Published on 29 November, 2019 | Naomi Rainey

Of all the factors influencing change in homes across Britain, one seems to have been dominant over the last couple of decades at least.

Marriage, so the story goes, is going out of fashion.

Figures published by the Office for National Statistics (ONS) back in March did highlight how the number of marriages had fallen by 40 per cent in less than half a century – down to 249,793 from a record high of 415,487 in 1970 (https://www.ons.gov.uk/peoplepopulationandcommunity/birthsdeathsandmarriages/marriagecohabitationandcivilpartnerships/bulletins/marriagesinenglandandwalesprovisional/2016).

The suggestion that couples were no longer keen to tie the knot was reinforced only a few months later when the same source disclosed that 25 per cent more couples were cohabiting in England and Wales in 2018 than a decade before (https://www.ons.gov.uk/peoplepopulationandcommunity/birthsdeathsandmarriages/families/bulletins/familiesandhouseholds/2018).

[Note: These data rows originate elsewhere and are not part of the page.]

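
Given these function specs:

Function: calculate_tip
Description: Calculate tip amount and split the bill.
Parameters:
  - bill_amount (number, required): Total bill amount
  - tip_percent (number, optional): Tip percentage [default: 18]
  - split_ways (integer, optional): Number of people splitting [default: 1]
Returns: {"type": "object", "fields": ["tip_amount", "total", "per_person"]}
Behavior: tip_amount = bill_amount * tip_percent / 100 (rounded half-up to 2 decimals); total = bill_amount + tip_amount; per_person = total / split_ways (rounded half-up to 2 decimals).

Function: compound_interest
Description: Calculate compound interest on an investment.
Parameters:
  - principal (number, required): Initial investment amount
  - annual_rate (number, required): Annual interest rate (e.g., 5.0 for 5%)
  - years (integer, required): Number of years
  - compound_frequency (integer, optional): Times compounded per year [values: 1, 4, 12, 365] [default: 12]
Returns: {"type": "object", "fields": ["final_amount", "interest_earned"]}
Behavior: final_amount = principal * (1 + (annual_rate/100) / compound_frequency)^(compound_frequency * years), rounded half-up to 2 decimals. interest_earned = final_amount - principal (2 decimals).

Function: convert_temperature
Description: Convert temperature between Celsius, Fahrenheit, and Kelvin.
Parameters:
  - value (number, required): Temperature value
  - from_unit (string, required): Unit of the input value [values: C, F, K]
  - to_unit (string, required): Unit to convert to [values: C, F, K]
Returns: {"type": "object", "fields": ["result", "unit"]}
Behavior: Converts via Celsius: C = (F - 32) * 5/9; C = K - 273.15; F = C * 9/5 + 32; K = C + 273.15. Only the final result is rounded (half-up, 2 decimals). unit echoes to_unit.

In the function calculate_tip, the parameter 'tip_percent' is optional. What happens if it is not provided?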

Considered together, one might conclude that the stigma which previous generations might have associated with unmarried relationships has well and truly disappeared.

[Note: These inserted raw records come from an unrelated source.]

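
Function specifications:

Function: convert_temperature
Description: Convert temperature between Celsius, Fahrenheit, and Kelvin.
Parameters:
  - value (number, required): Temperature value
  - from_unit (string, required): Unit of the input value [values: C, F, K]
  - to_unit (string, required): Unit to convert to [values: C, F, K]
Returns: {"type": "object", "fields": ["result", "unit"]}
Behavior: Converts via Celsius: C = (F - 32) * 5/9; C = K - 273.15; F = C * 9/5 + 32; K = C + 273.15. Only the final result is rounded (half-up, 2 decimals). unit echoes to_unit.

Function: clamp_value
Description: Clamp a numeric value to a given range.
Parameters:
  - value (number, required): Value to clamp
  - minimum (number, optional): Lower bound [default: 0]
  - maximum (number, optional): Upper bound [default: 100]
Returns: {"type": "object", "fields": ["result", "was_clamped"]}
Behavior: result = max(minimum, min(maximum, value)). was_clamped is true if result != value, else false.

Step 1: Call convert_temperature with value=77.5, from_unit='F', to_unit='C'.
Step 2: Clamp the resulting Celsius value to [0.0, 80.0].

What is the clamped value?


Step 1: convert_temperature(value=77.5, from_unit=F, to_unit=C)
  To C: (77.5 - 32) * 5/9 = 25.277778
  Target is C: 25.277778
  Round to 2 decimals: 25.28
  -> result = 25.28 C
Step 2: clamp_value(value=25.28, minimum=0.0, maximum=80.0)
  result = max(0.0, min(80.0, 25.28)) = max(0.0, 25.28) = 25.28
  was_clamped = (25.28 != 25.28) = false
  -> result = 25.28
25.28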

Even so, I believe that it’s possible to make mistakes when taking statistics at face value.

As any family lawyer will tell you, the reality of domestic life is rather more complicated.

That’s a position perhaps borne out by yet another tranche of ONS’ figures which shows that there were fewer divorces in England and Wales last year than at any point since 1971 (https://www.ons.gov.uk/peoplepopulationandcommunity/birthsdeathsandmarriages/divorce/bulletins/divorcesinenglandandwales/latest).

In fact, the number of couples divorcing in 2018 was down an eye-catching 10 per cent on the year before.

Whilst the ONS has noted that a backlog in processing divorce petitions might have somewhat skewed the figures, I don’t believe that any administrative logjam was the main reason for the reduction.

It is true that cuts in funding have left the court system unable to process divorces as speedily as they should and the online divorce system promoted by Government ministers has problems of its own.

Nevertheless, as I’ve been telling the Press Association and Mail Online (https://www.dailymail.co.uk/wires/pa/article-7738333/Divorce-rates-fall-lowest-1971.html), I think that a shift in how contemporary society regards both marriage and divorce has had far greater impact.

Although it might be easy to dismiss a single drop in divorce as readily as some commentators reckon couples have been dismissing the very idea of marriage, we’ve seen the average length of marriage steadily increasing over the last 20 years.

That illustrates a far more compelling pattern – a renewed commitment to marriage – might be at play.

We can add to that something which is another frequent topic of discussion with clients; namely, that they really do their best to avoid divorce.

That seems particularly true of those men and women who have seen their own parents’ marriages end this way.

It’s a deterrent effect which my colleague Ellen Walker commented on for this ‘blog in September last year (https://hallbrown.co.uk/deterrent-effect-divorce/).

I feel that it’s important to point out that willingness to try and overcome problems is indicative of how society and the very business of divorce now is very different to how it was 40 years ago.

Back then, there wasn’t as much support available from lawyers and relationship experts to help families experiencing difficulties in navigating their way through the process.

There are some, of course, who believe that proposals for the introduction of so-called ‘no-fault’ divorce would prompt couples to leave unhappy marriages in much the same numbers as happened after the passing of the Matrimonial Causes Act in 1973.

I disagree. Society and its attitude to the formation and maintenance of relationships is now radically different to the early 1970s.

As clients often insist, making divorce less acrimonious doesn’t necessarily mean making it easy to end a marriage.